National elections for the American Association of University Professors are now underway. An incumbent slate called Organizing for Change is being challenged by the Unity slate which is led by AAUP figures who used to be in power. I am voting to re-elect the Organizing for Change slate and I think if you are an AAUP member in good standing you should do the same.
The reason I support OFC is straightforward. The challenges facing faculty across all sectors of higher education are dramatic and are taking on a momentum that we have probably never experienced in this country. We need a national advocacy group that wants to respond to those challenges aggressively and with creativity. Most importantly we need the AAUP to have real meaning and impact on the ground where it really counts. I think that is the basic goal of OFC and it represents an important and relevant shift in the orientation of the organization. I think for the first time in many years (I have been an AAUP member since I joined my faculty as a junior professor in 1999) the AAUP feels like a real presence not just in Washington but on our campuses where it counts.
Part of what OFC is trying to do is strengthen the collective bargaining arm of the organization. That likely creates some tension in the AAUP because it means a shift in culture and even resources. There is a suggestion by some that this means giving less attention to academic freedom, the issue for which AAUP is best known historically.

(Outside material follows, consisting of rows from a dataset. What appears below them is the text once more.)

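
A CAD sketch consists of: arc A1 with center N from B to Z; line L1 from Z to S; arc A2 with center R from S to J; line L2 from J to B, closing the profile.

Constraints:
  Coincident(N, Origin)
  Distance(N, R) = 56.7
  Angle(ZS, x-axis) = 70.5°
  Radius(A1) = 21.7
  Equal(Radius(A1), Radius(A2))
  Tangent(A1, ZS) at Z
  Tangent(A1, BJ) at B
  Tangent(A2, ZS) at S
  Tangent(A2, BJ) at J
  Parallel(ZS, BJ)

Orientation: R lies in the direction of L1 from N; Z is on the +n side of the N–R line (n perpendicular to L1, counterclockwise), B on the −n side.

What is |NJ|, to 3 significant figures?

60.7

The slot axis is L1's direction at 70.5°, so u = (cos 70.5°, sin 70.5°) = (0.334, 0.943) and n = (−sin 70.5°, cos 70.5°) = (-0.943, 0.334). N is at the origin and R lies 56.7 along u from N, so R = 56.7·u = (18.9, 53.4). Tangency of A1 to both parallel lines with radius 21.7 puts Z and B at N ± 21.7·n: Z = (-20.5, 7.24), B = (20.5, -7.24). Equal radii place S and J the same way about R: S = R + 21.7·n = (-1.53, 60.7), J = R − 21.7·n = (39.4, 46.2). Then |NJ| = |J − N| = 60.7.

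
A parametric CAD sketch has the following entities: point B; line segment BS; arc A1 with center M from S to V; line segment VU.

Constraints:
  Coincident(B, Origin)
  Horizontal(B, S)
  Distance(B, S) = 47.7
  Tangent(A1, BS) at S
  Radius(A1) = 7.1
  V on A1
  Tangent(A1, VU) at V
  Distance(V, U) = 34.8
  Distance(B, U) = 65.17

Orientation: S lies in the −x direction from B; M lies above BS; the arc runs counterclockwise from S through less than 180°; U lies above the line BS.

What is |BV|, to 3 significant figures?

41.8

B is at the origin; BS is horizontal with |BS| = 47.7 and S on the −x side, so S = (-47.7, 0.00). The tangent condition forces MS to be normal to BS, so M = S + (0, 7.1) = (-47.7, 7.10). Since MV ⟂ VU (tangency), |MU| = √(7.1² + 34.8²) = 35.5 regardless of where V sits on A1. So U lies on both circle(B, 65.17) and circle(M, 35.5); the above-BS intersection is U = (-49.3, 42.6). V is the foot of the tangent from U: V = (-40.8, 8.84).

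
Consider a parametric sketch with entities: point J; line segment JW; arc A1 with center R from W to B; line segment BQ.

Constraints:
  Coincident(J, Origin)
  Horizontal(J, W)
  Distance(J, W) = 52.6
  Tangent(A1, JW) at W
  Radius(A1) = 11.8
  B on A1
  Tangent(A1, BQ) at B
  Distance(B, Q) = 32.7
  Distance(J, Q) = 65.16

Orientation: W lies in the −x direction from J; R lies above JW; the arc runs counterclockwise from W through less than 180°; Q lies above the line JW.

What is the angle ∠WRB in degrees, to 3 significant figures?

99.2°

J is at the origin; JW is horizontal with |JW| = 52.6 and W on the −x side, so W = (-52.6, 0.00). Tangency of A1 to JW means the radius RW is perpendicular to JW, so R = W + (0, 11.8) = (-52.6, 11.8). Since RB ⟂ BQ (tangency), |RQ| = √(11.8² + 32.7²) = 34.8 regardless of where B sits on A1. So Q lies on both circle(J, 65.16) and circle(R, 34.8); the above-JW intersection is Q = (-46.2, 46.0). B is the foot of the tangent from Q: B = (-41.0, 13.7).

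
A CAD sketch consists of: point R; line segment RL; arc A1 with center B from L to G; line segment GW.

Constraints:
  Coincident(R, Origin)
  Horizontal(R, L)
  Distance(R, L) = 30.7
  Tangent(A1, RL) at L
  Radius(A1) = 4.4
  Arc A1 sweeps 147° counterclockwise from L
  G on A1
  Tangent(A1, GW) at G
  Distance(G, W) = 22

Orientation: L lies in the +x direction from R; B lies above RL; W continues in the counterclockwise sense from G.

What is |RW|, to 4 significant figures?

24.85

On A1, L sits at bearing -90° from B; a 147° counterclockwise sweep puts G at bearing 57°, so G = B + 4.4·(cos 57°, sin 57°) = (33.10, 8.090). Tangency of A1 to GW means the radius BG is perpendicular to GW, so GW runs along (−sin 57°, cos 57°); with |GW| = 22.0, W = (14.65, 20.07). Then |RW| = |W − R| = 24.85.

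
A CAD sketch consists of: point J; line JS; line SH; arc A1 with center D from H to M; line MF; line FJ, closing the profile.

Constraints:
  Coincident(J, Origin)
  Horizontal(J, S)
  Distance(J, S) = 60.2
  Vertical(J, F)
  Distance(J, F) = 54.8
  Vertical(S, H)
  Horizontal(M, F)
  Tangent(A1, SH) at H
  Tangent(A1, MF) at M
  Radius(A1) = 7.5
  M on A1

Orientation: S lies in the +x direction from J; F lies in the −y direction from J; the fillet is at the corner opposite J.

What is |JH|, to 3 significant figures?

76.6

J is at the origin; JS is horizontal with |JS| = 60.2 and S on the +x side, so S = (60.2, 0.00). J and F share the same x with |JF| = 54.8 and F on the −y side, so F = (0.00, -54.8). The virtual corner opposite J is at (60.2, -54.8). The tangent condition forces DH to be normal to SH and A1 meets MF tangentially, so DM is at right angles to MF, with radius 7.5, so the center D sits 7.5 in from both sides at D = (52.7, -47.3). That places the tangent points at H = (60.2, -47.3) on SH and M = (52.7, -54.8) on MF. Then |JH| = |H − J| = 76.6.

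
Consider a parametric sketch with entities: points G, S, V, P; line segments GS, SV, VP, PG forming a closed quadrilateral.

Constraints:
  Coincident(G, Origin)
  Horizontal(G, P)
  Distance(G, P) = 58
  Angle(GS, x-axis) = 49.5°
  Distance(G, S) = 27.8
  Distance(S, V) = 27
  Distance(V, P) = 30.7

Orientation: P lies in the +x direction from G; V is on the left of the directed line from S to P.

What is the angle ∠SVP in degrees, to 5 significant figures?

102.93°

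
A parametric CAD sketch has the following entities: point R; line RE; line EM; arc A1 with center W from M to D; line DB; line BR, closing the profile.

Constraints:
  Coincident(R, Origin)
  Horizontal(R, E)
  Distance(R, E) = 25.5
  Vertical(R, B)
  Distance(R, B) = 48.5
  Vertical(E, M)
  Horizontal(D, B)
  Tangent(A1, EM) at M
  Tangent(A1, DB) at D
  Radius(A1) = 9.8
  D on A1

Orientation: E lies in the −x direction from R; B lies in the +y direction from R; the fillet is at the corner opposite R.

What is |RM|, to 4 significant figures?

46.35

R is at the origin; R and E share the same y with |RE| = 25.5 and E on the −x side, so E = (-25.50, 0.000). R and B share the same x with |RB| = 48.5 and B on the +y side, so B = (0.000, 48.50). The virtual corner opposite R is at (-25.50, 48.50). Tangency of A1 to EM means the radius WM is perpendicular to EM and tangency of A1 to DB means the radius WD is perpendicular to DB, with radius 9.8, so the center W sits 9.8 in from both sides at W = (-15.70, 38.70). That places the tangent points at M = (-25.50, 38.70) on EM and D = (-15.70, 48.50) on DB. Then |RM| = |M − R| = 46.35.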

In reality these two efforts are two sides of the same coin.
This does not mean that collective bargaining is always the right approach or even necessary but it must be a viable part of what we do if we take academic freedom seriously. Why? Because the greatest challenge we face in academia today, whether at the junior college level, or at Berkeley and Harvard, is the change in organizational structure of the university.
A permanent new administrative, if not bureaucratic, caste is taking hold of managerial authority in the universities. Instead of an experienced faculty member spending a few years as a dean or even provost or president and then returning to the teaching faculty, today individuals who take on those positions have almost uniformly left teaching and research behind forever.

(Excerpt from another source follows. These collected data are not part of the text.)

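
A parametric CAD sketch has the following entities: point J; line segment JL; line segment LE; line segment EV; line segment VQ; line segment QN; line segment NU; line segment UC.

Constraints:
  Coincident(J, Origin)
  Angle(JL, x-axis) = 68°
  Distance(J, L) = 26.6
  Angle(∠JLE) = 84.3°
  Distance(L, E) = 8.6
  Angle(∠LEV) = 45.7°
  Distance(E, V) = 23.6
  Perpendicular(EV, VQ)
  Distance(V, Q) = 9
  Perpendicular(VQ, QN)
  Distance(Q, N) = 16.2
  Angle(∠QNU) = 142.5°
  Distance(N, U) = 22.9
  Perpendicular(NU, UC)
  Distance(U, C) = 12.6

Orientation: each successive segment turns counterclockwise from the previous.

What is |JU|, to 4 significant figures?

35.12

The perpendicularity gives QN at right angles to VQ, so QN runs at 118.0°; with |QN| = 16.2, N = (13.13, 24.77). ∠QNU = 142.5° gives NU at 155.5° from the x-axis; with |NU| = 22.9, U = (-7.707, 34.26). Then |JU| = |U − J| = 35.12.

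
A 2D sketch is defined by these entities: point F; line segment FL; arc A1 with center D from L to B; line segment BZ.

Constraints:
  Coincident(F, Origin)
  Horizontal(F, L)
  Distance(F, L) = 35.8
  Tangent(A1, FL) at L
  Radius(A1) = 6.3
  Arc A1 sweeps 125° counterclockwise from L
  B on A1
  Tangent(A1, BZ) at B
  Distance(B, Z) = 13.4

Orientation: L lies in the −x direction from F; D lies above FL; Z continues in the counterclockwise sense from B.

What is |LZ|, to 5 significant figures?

21.042

F is at the origin; FL is horizontal with |FL| = 35.8 and L on the −x side, so L = (-35.800, 0.0000). Since A1 is tangent to FL there, DL ⟂ FL, so D = L + (0, 6.3) = (-35.800, 6.3000). On A1, L sits at bearing -90° from D; a 125° counterclockwise sweep puts B at bearing 35°, so B = D + 6.3·(cos 35°, sin 35°) = (-30.639, 9.9135). The tangent condition forces DB to be normal to BZ, so BZ runs along (−sin 35°, cos 35°); with |BZ| = 13.4, Z = (-38.325, 20.890). Then |LZ| = |Z − L| = 21.042.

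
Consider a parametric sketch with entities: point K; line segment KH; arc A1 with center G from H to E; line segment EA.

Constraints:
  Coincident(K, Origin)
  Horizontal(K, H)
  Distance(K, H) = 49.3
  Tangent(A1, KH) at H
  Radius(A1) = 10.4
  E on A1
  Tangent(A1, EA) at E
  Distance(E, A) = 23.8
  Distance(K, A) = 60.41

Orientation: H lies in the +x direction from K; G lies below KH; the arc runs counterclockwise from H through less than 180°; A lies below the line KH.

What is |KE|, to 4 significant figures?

42.07

K is at the origin; K and H share the same y with |KH| = 49.3 and H on the +x side, so H = (49.30, 0.000). Tangency of A1 to KH means the radius GH is perpendicular to KH, so G = H + (0, -10.4) = (49.30, -10.40). Since GE ⟂ EA (tangency), |GA| = √(10.4² + 23.8²) = 25.97 regardless of where E sits on A1. So A lies on both circle(K, 60.41) and circle(G, 25.97); the below-KH intersection is A = (48.25, -36.35). E is the foot of the tangent from A: E = (39.61, -14.18).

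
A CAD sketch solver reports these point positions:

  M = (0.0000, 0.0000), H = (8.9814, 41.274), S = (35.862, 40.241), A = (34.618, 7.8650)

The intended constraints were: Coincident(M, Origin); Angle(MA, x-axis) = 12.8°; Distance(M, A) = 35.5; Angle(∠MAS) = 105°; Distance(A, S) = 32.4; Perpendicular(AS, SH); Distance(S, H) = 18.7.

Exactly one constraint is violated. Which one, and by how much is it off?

Distance(S, H) = 18.7 — off by 8.20.

M = (0.00, 0.00) ✓; MA at 12.80° ✓; |MA| = 35.50 ✓; ∠MAS = 105.0° ✓; |AS| = 32.40 ✓; ∠(AS, SH) = 90.00° ✓; |SH| = 26.90 ✗.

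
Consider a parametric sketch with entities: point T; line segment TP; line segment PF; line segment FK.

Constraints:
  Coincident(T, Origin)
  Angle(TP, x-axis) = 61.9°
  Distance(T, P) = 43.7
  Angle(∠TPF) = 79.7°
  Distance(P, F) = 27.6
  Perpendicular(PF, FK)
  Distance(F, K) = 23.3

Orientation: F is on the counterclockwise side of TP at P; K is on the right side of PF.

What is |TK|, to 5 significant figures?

69.185

T is at the origin; TP runs at 61.9° with length 43.7, so P = 43.7·(cos 61.9°, sin 61.9°) = (20.583, 38.549). ∠TPF = 79.7°, so PF runs at 61.9° + (180° − 79.7°) = 162.20° from the x-axis; with |PF| = 27.6, F = P + 27.6·(cos 162.20°, sin 162.20°) = (-5.6956, 46.986). PF is perpendicular to FK; with |FK| = 23.3 on the right of PF, K = F + 23.3·(0.30570, 0.95213) = (1.4271, 69.171). Then |TK| = |K − T| = 69.185.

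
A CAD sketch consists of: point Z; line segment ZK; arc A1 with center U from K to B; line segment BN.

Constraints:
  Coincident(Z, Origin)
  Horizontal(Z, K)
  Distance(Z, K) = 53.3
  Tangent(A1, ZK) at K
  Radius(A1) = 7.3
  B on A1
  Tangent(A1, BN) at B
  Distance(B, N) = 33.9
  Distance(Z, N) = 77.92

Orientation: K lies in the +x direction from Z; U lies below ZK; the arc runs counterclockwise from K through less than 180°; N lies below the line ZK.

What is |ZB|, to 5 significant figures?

48.821

Checks: |UB| = 7.300 ✓; ∠(UB, BN) = 90.00° ✓; |BN| = 33.90 ✓; |ZN| = 77.92 ✓.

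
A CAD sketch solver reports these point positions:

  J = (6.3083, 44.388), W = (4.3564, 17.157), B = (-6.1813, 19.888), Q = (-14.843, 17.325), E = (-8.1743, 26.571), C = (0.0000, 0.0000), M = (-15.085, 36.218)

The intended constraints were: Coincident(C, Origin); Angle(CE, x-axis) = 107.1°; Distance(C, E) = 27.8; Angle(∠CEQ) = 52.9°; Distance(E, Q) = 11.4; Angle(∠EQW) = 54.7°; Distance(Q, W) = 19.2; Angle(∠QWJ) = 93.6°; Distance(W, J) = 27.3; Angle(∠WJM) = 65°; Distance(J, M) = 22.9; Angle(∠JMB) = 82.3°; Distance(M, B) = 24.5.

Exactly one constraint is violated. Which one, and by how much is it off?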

Inevitably, these individuals develop a skill set and outlook that matches that of the corporate executives who now control most university boards of trustees. In turn the trustees and administration increasingly treat faculty not as partners in the governance of an academic institution but as employees of a giant corporation. And indeed as government funding for higher education has receded corporate and foundation spending has ramped up making it appear as if we do work for corporations. Corporate executives, of course, feel more comfortable with deans, provosts and presidents who can talk their language and that often means reassuring the trustees that they can get their faculty “under control.” That has led to a wide range of conflicts with faculty as well as to developments like the widespread use of contingent faculty and the waning of the tenure track.

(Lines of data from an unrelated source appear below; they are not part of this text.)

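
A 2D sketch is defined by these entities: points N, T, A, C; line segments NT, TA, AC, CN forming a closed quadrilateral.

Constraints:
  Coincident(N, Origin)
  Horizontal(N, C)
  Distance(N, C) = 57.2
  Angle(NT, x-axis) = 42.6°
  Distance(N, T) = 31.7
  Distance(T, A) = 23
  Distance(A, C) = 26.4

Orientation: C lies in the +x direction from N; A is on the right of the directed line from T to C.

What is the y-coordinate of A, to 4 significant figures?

-0.2971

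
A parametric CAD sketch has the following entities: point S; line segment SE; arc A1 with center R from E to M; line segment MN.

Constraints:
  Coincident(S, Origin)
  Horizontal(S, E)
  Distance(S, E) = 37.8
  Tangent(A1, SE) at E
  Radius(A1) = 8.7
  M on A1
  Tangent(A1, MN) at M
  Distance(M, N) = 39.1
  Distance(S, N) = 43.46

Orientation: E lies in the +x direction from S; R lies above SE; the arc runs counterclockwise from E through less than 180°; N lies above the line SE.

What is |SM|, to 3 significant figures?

46.1

S is at the origin; S and E share the same y with |SE| = 37.8 and E on the +x side, so E = (37.8, 0.00). Tangency of A1 to SE means the radius RE is perpendicular to SE, so R = E + (0, 8.7) = (37.8, 8.70). Since RM ⟂ MN (tangency), |RN| = √(8.7² + 39.1²) = 40.1 regardless of where M sits on A1. So N lies on both circle(S, 43.46) and circle(R, 40.1); the above-SE intersection is N = (14.2, 41.1). M is the foot of the tangent from N: M = (43.6, 15.2).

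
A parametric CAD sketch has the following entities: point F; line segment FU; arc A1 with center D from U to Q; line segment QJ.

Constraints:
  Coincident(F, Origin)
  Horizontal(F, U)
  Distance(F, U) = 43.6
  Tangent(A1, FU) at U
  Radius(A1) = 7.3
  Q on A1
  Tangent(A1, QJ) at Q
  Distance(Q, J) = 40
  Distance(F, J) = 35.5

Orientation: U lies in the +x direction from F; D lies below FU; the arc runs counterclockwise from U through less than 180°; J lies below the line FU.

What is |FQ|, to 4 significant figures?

38.09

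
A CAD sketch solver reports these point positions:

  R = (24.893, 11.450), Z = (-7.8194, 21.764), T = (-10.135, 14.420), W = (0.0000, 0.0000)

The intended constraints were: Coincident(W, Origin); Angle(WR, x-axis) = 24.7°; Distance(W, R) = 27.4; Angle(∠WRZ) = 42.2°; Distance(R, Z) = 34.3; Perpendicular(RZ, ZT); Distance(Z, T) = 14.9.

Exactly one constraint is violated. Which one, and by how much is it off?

Distance(Z, T) = 14.9 — off by 7.20.

W = (0.00, 0.00) ✓; WR at 24.70° ✓; |WR| = 27.40 ✓; ∠WRZ = 42.20° ✓; |RZ| = 34.30 ✓; ∠(RZ, ZT) = 90.00° ✓; |ZT| = 7.700 ✗.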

This turn of events is not healthy for the fundamental purpose of our system of higher education: to generate knowledge in order to help solve social problems while preparing young people to join our society prepared to confront those same problems. Employees or, worse, automatons are not good at original thinking. Control and creativity rarely go well together.
In such a situation the AAUP needs to be a living, breathing organization that has a meaningful presence on campus. In my experience with the OFC leadership they have been successful at helping build that kind of presence. I teach at a relatively small and private institution. While collective bargaining might be helpful there it is not a likely outcome given the legal and political constraints we face. But there is a role for our chapter to raise that issue and even pursue it if our colleagues wish to do so. And a “union outlook” on issues is not a bad way to motivate fellow faculty and stir up discussion of important issues even shy of actual bargaining.
At a minimum AAUP chapters can play an advocacy role that makes issues clear and signals to the administration the limits of their ability to manage the institution without robust shared governance. Right now on our campus it is the only forum for just faculty members to assemble and discuss important issues independently of the administration. And the OFC leadership has been very helpful to me and my fellow AAUP chapter members in understanding how to play a constructive role in an ongoing governance crisis on the campus. They have been there when it counted several times in the last two years.
So, in sum, I think OFC has breathed new life into the AAUP. It does not have all the answers and I have a great deal of respect for the traditions of the organization. I hope that the Unity slate will continue to be an active force but for now I think OFC deserves more time to help move us ahead as we confront the significant changes impacting higher education today.